テープが絡むようになったということです。
イジェクトは動作しましたが、自力で閉まることはできません。
手動でトレイを閉めて動作確認を行います。早送り巻き戻しはかろうじてというところですが、再生はヘッドが上がりません。
これは天板を止めている箇所ですが、プラスチック製のワッシャーが割れています。これ以上破損が拡大しないよう接着剤を処置します。
カバーを開けました。なぜかカバー取り付けビスの長さがバラバラでした。以前修理の際に紛失でもしたのでしょうか?
メカ後部の基板ですが、指差ししている箇所のコネクタにケーブルが接続されていません。ここはハウジング内の照明用電源の端子です。
確認すると、バックライトが取り付けられている化粧パネルがありませんでした(右写真は他機器のものです。)。

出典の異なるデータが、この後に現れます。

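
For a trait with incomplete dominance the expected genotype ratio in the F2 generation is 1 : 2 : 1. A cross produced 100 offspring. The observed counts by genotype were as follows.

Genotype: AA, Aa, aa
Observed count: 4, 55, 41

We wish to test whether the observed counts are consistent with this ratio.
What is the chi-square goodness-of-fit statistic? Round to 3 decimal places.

Ratio total = 4. Expected counts: 100×1/4 = 25, 100×2/4 = 50, 100×1/4 = 25.
cat         O        E   (O−E)²/E
AA          4       25    17.6400
Aa         55       50     0.5000
aa         41       25    10.2400
Sum = 28.380

28.380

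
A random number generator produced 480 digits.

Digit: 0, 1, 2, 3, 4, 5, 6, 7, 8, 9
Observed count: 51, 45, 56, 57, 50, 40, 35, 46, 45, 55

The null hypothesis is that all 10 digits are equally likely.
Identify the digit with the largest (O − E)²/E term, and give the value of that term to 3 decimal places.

6, 3.521

Under H₀ each category has probability 1/10, so each expected count is 480/10 = 48.
cat         O        E   (O−E)²/E
0          51       48     0.1875
1          45       48     0.1875
2          56       48     1.3333
3          57       48     1.6875
4          50       48     0.0833
5          40       48     1.3333
6          35       48     3.5208
7          46       48     0.0833
8          45       48     0.1875
9          55       48     1.0208
The largest term is for 6: 3.521.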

以前修理された方が付け忘れたのでしょうか?残念ながらスペアパーツはありませんので、ここは現状のままとなります。
フロントの化粧パネルを取り外してメカを降ろします。
キャプスタンベルトが伸びています。
モータープレートを取り外し、ベルト2本を交換します。
コントロールモーターユニットを分解してベルトを交換します。
アイドラーゴムを交換しようと、よくよく見てみると、何か変です。
このパーツが変な所に取り付けられていました。右写真は整備後です。これだけいい加減なのは初めてですが、よくこれまで動作していたものだと感心しました。
アイドラーゴムを交換します。
本体に戻して動作確認を行います。少し籠り気味です。
リッドの化粧パネルが剥がれてしまいましたので、貼り直します。
315Hzの信号が記録されたテープを再生し、速度を調整します。
ヘッドアジマスの調整を行います。結構な狂いがありましたので、これが音の籠りの原因だったようです。
フラットシステムを作動させ、録再バランス調整を行います。
テープポジションの異なる数種類のテープで録再状況を確認し、修理完了です。